News Corp is a global media and information services business. It has news and information services (news.com.au, The Australian, Herald Sun, and other Australian news sources, The Sun, The Times and other UK papers and The Wall Street Journal), subscription video services (Foxtel), book publishing (HarperCollins) and digital real estate services (Move Inc).

News Corp’s FY20 First Quarter

The media giant said that revenue fell 7% to $2.34 billion, which the company attributed to currency headwinds and last year included a one-time benefit from the exit of Sun Bets.

Subscribers to Dow Jones’ consumer products grew 9% to around 3.3 million reflecting 17% growth of digital-only subscribers at The Wall Street Journal to almost 1.9 million.

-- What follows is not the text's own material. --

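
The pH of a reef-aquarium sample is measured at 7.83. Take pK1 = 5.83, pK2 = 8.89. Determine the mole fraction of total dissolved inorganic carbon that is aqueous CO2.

α₀ = 1 / (1 + K1/[H⁺] + K1K2/[H⁺]²) = 1 / (1 + 10^+2.00 + 10^+0.94)
   = 1 / (1 + 100.00 + 8.7096) = 1/109.71 = 0.009115

α₀ = 0.00911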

Meanwhile, revenue at Move (which owns realtor.com) grew 4% thanks to an 11% growth in real estate revenues compared to the prior year with an 18% increase of a larger audience.

Total segment EBITDA (click here to learn what EBITDA means) fell by 38% to $221 million.

The company experienced a net loss of $211 million for the quarter, compared to a profit of $128 million last year. Today’s loss includes an impairment charge of $273 million, this relates mostly to News America Marketing.

News said during the quarter it has made a partnership with Facebook for The Wall Street Journal and the New York Post, whilst also expanding its relationship with Apple to include News Corp publications in the UK and Australia for the launch of Apple News Plus.

News CEO Robert Thomson said: “We are pleased to note tangible progress in our efforts to secure payment for our high-quality content from digital platforms, a global cause which News Corp has led for more than a decade. 

With the dominant platforms under intense regulatory scrutiny, there has been a fundamental shift in the content landscape, highlighted by Facebook’s decision to pay a significant premium for our premium journalism. This development establishes a precedent that changes the terms of trade and we expect a positive financial impact at our News and Information News segment”. 

The company also revealed that it’s in discussions about selling News America Marketing and are also reviewing the potential sale of Unruly. The aim of these sales would be to reduce the discount to the sum of its parts, according to management.